Indifférence du bénéficiaire du harcèlement. Enfin, le texte d'incrimination prévoit que le but recherché par l'auteur doit consister à obtenir un acte de nature sexuelle et ce, "que celui-ci soit recherché au profit de l'auteur des faits ou au profit d'un tiers". Sans doute cette précision a-t-elle pu paraître opportune dans la mesure où il est évidemment aussi blâmable d'harceler autrui afin d'obtenir des faveurs sexuelles à son profit qu'au bénéfice d'un tiers. Toutefois, la précision apparaît à la réflexion à la fois inutile et dangereuse. Inutile, elle l'est dans la mesure où, à défaut de toute restriction du texte antérieur à cet égard, on s'accordait à considérer que les faveurs sexuelles pouvait avoir été recherchées au bénéfice de l'auteur comme d'un tiers (24). Mais cette précision est surtout dangereuse car, dès l'instant qu'elle figure dans le seul article 222-33, II, du Code pénal, et non dans le cadre du harcèlement sexuel proprement dit, d'aucuns pourraient prétendre, à la faveur d'un raisonnement a contrario, que cette dernière infraction n'est pas applicable lorsque l'agent a entendu harceler autrui au profit d'un tiers.


(1) Cons. const., décision n° 2012-240 QPC du 4 mai 2012 (N° Lexbase : A5658IKR).
(2) V. par exemple Cass. crim., 31 mai 2000, n° 99-81.042 (N° Lexbase : A8752AUP), Bull. crim., n° 208.
(3) Cass. crim., 29 février 2012, n°11-85.377, F-D (N° Lexbase : A9053IDN).
(4) Cons. const., décision n° 2012-240 QPC du 4 mai 2012.
(5) V. particulièrement Ph. Conte, Une nouvelle fleur de légistique : le crime en boutons, JCP éd. G, 2002, 320.
(6) Quelques exemples des ces propositions de loi : Proposition de loi n° 536 ("Constitue un harcèlement sexuel tout propos, acte ou comportement non désiré, verbal ou non verbal, à connotation sexuelle, ayant pour objet ou pour effet de porter atteinte aux droits et à la dignité d'une personne ou de créer un environnement intimidant, hostile, humiliant ou offensant") ; Proposition de loi n° 539 ("Le harcèlement sexuel est le fait d'user de menaces, d'intimidation ou de contrainte, ou d'exercer des pressions de toute nature dans le but d'obtenir des faveurs de nature sexuelle").
(7) C. pén., art. 222-33-2 (N° Lexbase : L8807ITD).
(8) C. pén., art. 225-1-1 (N° Lexbase : L8794ITU).
(9) Sur cette distinction, V. Malabat, Droit pénal spécial, Dalloz, 2011, n° 348.

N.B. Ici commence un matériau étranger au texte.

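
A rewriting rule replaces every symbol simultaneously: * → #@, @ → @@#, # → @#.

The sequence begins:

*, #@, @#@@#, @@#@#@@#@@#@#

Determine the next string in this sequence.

φ(@@#@#@@#@@#@#) expands symbol-by-symbol to @@# @@# @# @@# @# @@# @@# @# @@# @@# @# @@# @#; joining the 13 pieces gives the next term.

@@#@@#@#@@#@#@@#@@#@#@@#@@#@#@@#@#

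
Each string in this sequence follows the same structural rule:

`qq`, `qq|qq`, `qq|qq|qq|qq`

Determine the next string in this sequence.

Each string is two copies of the previous one joined by '|'.
Doubling qq|qq|qq|qq with '|' between the halves:

qq|qq|qq|qq|qq|qq|qq|qq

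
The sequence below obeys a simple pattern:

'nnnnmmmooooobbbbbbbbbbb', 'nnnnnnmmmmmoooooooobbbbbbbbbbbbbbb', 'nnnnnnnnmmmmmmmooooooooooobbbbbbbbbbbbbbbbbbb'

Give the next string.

nnnnnnnnnnmmmmmmmmmoooooooooooooobbbbbbbbbbbbbbbbbbbbbbb

The n-th term is 2n n's then 2n-1 m's then 3n-1 o's then 4n+3 b's, where the shown terms are n = 2, 3, 4.
At n = 5 the blocks have lengths 10, 9, 14, 23.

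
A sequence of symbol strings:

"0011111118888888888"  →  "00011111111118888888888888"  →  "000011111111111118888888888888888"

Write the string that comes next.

Reading off run lengths: 0 runs 2, 3, 4; 1 runs 7, 10, 13; 8 runs 10, 13, 16 — each is linear in n, where the shown terms are n = 3, 4, 5.
At n = 6 the blocks have lengths 5, 16, 19.

0000011111111111111118888888888888888888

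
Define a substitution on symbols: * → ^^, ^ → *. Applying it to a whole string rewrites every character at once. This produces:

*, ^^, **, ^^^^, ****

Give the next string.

Rewriting each symbol of ****: *→^^, *→^^, *→^^, *→^^, which concatenates to ^^ ^^ ^^ ^^.

^^^^^^^^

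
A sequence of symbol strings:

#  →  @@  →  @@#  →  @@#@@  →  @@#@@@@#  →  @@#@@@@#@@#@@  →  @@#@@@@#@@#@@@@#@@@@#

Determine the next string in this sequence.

@@#@@@@#@@#@@@@#@@@@#@@#@@@@#@@#@@

This is a Fibonacci-style word recurrence s(k) = s(k−1)·s(k−2): e.g. @@·# = @@#.
Continuing: @@#@@@@#@@#@@@@#@@@@# · @@#@@@@#@@#@@ gives term 8.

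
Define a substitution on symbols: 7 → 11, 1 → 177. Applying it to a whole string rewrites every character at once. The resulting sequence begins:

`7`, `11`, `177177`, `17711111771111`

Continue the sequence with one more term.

Rewriting the 14 symbols of 17711111771111 one by one yields 177 11 11 177 177 177 177 177 11 11 177 177 177 177; concatenated:

17711111771771771771771111177177177177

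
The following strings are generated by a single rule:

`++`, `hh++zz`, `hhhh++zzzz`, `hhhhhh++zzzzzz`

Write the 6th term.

Every step adds hh to the front and zz to the end of the previous string.
From hhhhhh++zzzzzz, 2 further steps: hhhhhh++zzzzzz → hhhhhhhh++zzzzzzzz → (answer).

hhhhhhhhhh++zzzzzzzzzz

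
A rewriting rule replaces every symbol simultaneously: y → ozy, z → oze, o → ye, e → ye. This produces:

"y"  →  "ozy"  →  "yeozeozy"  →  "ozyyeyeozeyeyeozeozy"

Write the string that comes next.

φ(ozyyeyeozeyeyeozeozy) expands symbol-by-symbol to ye oze ozy ozy ye ozy ye ye oze ye ozy ye ozy ye ye oze ye ye oze ozy; joining the 20 pieces gives the next term.

yeozeozyozyyeozyyeyeozeyeozyyeozyyeyeozeyeyeozeozy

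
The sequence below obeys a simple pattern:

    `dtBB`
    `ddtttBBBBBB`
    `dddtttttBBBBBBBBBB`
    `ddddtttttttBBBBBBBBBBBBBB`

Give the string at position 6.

ddddddtttttttttttBBBBBBBBBBBBBBBBBBBBBB

Each string has the form d^{n} t^{2n-1} B^{4n-2} (n = 1, 2, …).
For term 6, n = 6, so the run lengths are 6, 11, 22.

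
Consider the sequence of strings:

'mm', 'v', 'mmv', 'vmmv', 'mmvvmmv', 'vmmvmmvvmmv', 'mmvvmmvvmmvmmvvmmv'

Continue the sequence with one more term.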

(10) R. Ollard, F. Rousseau, Droit pénal spécial, Bréal, 2011, p. 145.
(11) Cass. crim., 6 décembre 2011, n° 10-82.266, F-P+B (N° Lexbase : A0348H9R), Bull. n° 249 : "le fait que la personne poursuivie soit le subordonné de la victime est indifférent à la caractérisation de l'infraction".
(12) C. pén., art. 222-33-III, 1°.
(13) C. pén., art. 222-33-2.
(14) V. également, Ph. Conte, op. cit., loc. cit. ; D. Roets, D., 2002, point de vue, p. 2059.
(15) En ce sens, v. également, V. Malabat, op. cit., loc. cit..
(16) V. infra II.
(17) Cass. crim., 10 novembre 2004, n° 03-87.986, F-P+F (N° Lexbase : A0435DET), Bull. crim., n° 280.
(18) Ce à quoi s'était d'ailleurs déjà employée la jurisprudence sous l'empire de l'ancien texte (v. CA Pau, 6 mai 2004, n° 03/00784 N° Lexbase : A6175DEG, JCP éd. G, 2004, IV, 3550 ; Cass. crim., 10 novembre 2004, préc.).
(19) Comp. Ph. Conte, Droit pénal spécial, Litec, 3ème éd., 2007, n° 265.
(20) V. R. Ollard, F. Rousseau, op. cit., p. 145.
(21) En ce sens, v. Cass. crim., 6 décembre 2011, précité : "la simple possibilité de cette dégradation [des conditions de travail] suffit à consommer le délit de harcèlement moral".
(22) V. supra.
(23) Sur cette question, v. R. Ollard, F. Rousseau, Droit pénal spécial, op. cit., p. 187.
(24) V. par exemple, Ph. Conte, Droit pénal spécial, Litec, 3ème éd., 2007, n° 266.